Speusippos drew his black brows together, and shook his head. “No, Niko. You think so, because it is what you would do yourself. Dion is proud. Till you know that, you do not know him.”

I remembered his desk, piled with petitions and state papers. How should a man like him beg pardon of a man like me, for being no longer even a trusted servant? The thought freed me from bitterness.

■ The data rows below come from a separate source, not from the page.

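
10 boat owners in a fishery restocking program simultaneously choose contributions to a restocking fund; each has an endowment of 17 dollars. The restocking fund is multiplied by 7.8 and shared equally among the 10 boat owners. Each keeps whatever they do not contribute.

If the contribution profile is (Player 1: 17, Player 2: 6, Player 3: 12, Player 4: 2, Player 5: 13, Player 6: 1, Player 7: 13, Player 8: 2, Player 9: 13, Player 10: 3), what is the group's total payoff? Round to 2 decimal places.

727.60 dollars

Total contributed: 17 + 6 + 12 + 2 + 13 + 1 + 13 + 2 + 13 + 3 = 82; total kept: 10 × 17 − 82 = 88.
The restocking fund pays out 7.8 × 82 = 639.60 in aggregate.
Group total = 88 + 639.60 = 727.60.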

Since the year of my father’s death, when I had come on as an extra, I had never been in The Bacchae. While a second actor, I had once been offered my father’s roles but had turned them down, more, I suppose, from superstition than from piety, for no doubt he would have thought me foolish. Now, as protagonist, I would play the god, with one short double as Tiresias the Prophet. Menekrates, as Pentheus and Queen Agave, was keen and shaping well.

It is a play about a mystery, and a mystery in itself. Ask any actor what he thinks Euripides meant by it, and he will tell you something different. Myself, I have played in it now some seven times, and still don’t claim to know more than what one man makes of it, on one day. It is even possible, I suppose, that it was written to show that the gods are not. If so, someone crept up behind the poet, and breathed down his neck when he wasn’t looking. One thing I take it we may agree upon: the god of The Bacchae is not supposed to be like men.

There are first-class mask-makers in Syracuse, and of course we had the best. The Dionysos was most beautiful, a delicate blond face, almost feminine, as the play describes him, but with slant eyes, darkly drawn round like a leopard’s. It seemed to me just right. Menekrates was very pleased with the Agave, and Pentheus was nearly finished.

Philistos gave no trouble. He looked in now and again at rehearsals, sat quietly in front, would come behind to say it was going well and ask if we were satisfied with the machines, for there are a good many effects, with the earthquake and so on. Of course such things are better done at Syracuse than anywhere in the world, but he seemed anxious to be cordial, and even asked the cast to a drinking party. The others went, which I did not hold against them. I begged off with the excuse that I had had a feverish flux on tour (a common complaint in Sicily, where there is much bad water) and the doctor had me under orders. He could hardly press me, if he wanted the play to go on, so I was left in peace. I was doing this role to serve the god, not as Philistos’ sycophant.

During the half-month of rehearsals, I made it my business to visit small wineshops in poor streets and find out what the people were saying. I reckoned in this way to cover ground Speusippos would miss; for he could never look like anything but a gentleman, while I, if I choose, can look like a soldier or an artisan, not by dressing up but just in small ways of sitting and standing and slicking down my hair. As a rule I said I was a skene-painter from Corinth. The accent is very easy.